Me he pasado el verano lamentando todos y cada uno de los incendios de los que se han llenado a diario los titulares de los informativos.

No somos conscientes de que esto no es más que el anuncio de la muerte del planeta, lenta y dolorosa, muy dolorosa.

En resumen, soy menos feliz en verano. Disfruto menos de todo, así, en líneas generales.

Para mí, estar escribiendo mi columna en el último día de agosto es un regalo y, sobre todo, un placer.

Escucho de fondo las noticias. Hablan de que este año la vuelta al cole es un 20% más cara respecto al año pasado; en los supermercados y bazares ya hay material escolar, todas las cafeterías del barrio vuelven a estar abiertas y hoy en el mercadillo ya había ropa de abrigo y solo resquicios de ropa de baño y vestidos veraniegos.

Ayer, cuando me desperté y vi lo nublado que estaba, abrí la ventana y confirmé lo que sospechaba: olía a petricor.

Sonreí, cogí el móvil y le escribí a mi madre dando por hecho que ella, que madruga un montón, ya habría sentido esa felicidad hace rato y que estaba esperando a que me despertara para que la compartiéramos. Porque si hay un olor que nos recuerde la una a la otra, es ese.

Fue como, de nuevo, darle el primer beso del año al otoño en los labios.

Y al verano la penúltima palmadita en la espalda.

Para la última voy a esperar, esta vez encantada en vez de ansiosa.

Mentiría fuertemente si dijera que este verano no me ha traído nada bueno.

Han sido 3 meses emocionalmente muy intensos, algunas las lunas llenas que han hecho estragos en mí y varias las montañas rusas en las que de repente me he visto subida sin saber muy bien cómo bajarme.

Pero cuando he sabido abrazar a esas emociones, me he empapado del destello de la luna y he esperado a que la velocidad de la montaña rusa disminuyera para bajarme, solo he podido sentirme de una manera: agradecida.

Por las decisiones tomadas, las que tienen punto de retorno y las que no; también por las personas que están, de una manera u otra, implicadas en ellas.

Por las lágrimas derramadas a tiempo, a cada cual más valiente, y los abrazos regalados y recibidos sin esperar nada a cambio.
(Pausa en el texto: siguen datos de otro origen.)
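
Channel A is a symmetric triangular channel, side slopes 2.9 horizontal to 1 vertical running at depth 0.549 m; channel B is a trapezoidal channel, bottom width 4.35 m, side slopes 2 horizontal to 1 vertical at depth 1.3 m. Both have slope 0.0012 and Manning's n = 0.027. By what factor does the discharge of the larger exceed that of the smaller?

23.5

Channel A: For a triangular section with side slope z = 2.9: A = zy² = 2.9×0.549² = 0.8741 m²; P = 2y√(1+z²) = 2×0.549×3.068 = 3.368 m. Hydraulic radius R = A/P = 0.8741/3.368 = 0.2595 m. Q_A = (1/0.027)·0.8741·0.2595^(2/3)·√0.0012 = 0.4562 m³/s.
Channel B: With bottom width b = 4.35 m and side slope z = 2: A = (b + zy)y = (4.35 + 2×1.3)×1.3 = 9.035 m²; P = b + 2y√(1+z²) = 4.35 + 2×1.3×2.236 = 10.16 m. Hydraulic radius R = A/P = 9.035/10.16 = 0.8889 m. Q_B = (1/0.027)·9.035·0.8889^(2/3)·√0.0012 = 10.72 m³/s.
The larger discharge is 10.72 m³/s and the smaller is 0.4562 m³/s; the ratio is 23.5.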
Por haberme metido en el mar sin miedo, también a que se me saliera un pecho mientras cogía olas y pudiera verme alguien.

Por las personas con las que trabajo y que, sin duda, han sido, son, grandes responsables de mi felicidad entre esas cuatro paredes. No hacen falta nombres, ellas saben quiénes son.
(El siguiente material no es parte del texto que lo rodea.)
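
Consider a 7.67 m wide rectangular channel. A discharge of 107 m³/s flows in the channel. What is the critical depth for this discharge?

For a rectangular channel, critical depth y_c = (q²/g)^(1/3) where q = Q/b = 107/7.67 = 13.95 m²/s.
So y_c = (13.95²/9.81)^(1/3) = 2.71 m.

y_c = 2.71 m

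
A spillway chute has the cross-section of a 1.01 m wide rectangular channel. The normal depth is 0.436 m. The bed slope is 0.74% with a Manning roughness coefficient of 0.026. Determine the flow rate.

Flow area A = b·y = 1.01 × 0.436 = 0.4404 m². Wetted perimeter P = b + 2y = 1.01 + 2×0.436 = 1.882 m.
Hydraulic radius R = A/P = 0.4404/1.882 = 0.234 m.
Manning's equation: Q = (1/n) A R^(2/3) S^(1/2) = (1/0.026) × 0.4404 × 0.234^(2/3) × 0.0074^(1/2) = 0.553 m³/s.

Q = 0.553 m³/s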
Ahora, en las primeras horas de septiembre, ese mes que tanto me fascina, yo ya ando pensando dónde voy a meter toda la ropa que me he comprado este verano cuando diga de hacer el cambio de armario.

También en mis próximas vacaciones, a las que saludo en tres días, y en qué me voy a llevar al Cabo de Gata de ropa, porque claro, el tiempo está loco y las noches pintan más fresquitas.

Roberto Brasero acaba de decir que mañana empieza el otoño climatológico y creo que eso me va a obligar a coger la maleta grande. Lo siento, Pepe, es por si las moscas.

También estoy pensando en que ya va siendo hora de hacer unas buenas lentejas y de bajar la persiana del todo por la noche, a excepción de una rajita.

De dejar de tomar el café con hielo para tomarlo templado y de adelantar la cena de las 21:00 a las 20:00.

Me espera un mes especial, muy especial.

Voy a llevar a cabo una de esas decisiones que he mentado antes, y de las que no tienen punto de retorno.

Mi septiembre va a terminar de una manera completamente distinta a cómo lo voy a empezar y, de nuevo, no os mentiré: estoy nerviosa.

Os contaré más, pero mientras tanto, y como siempre, os abrazo mucho.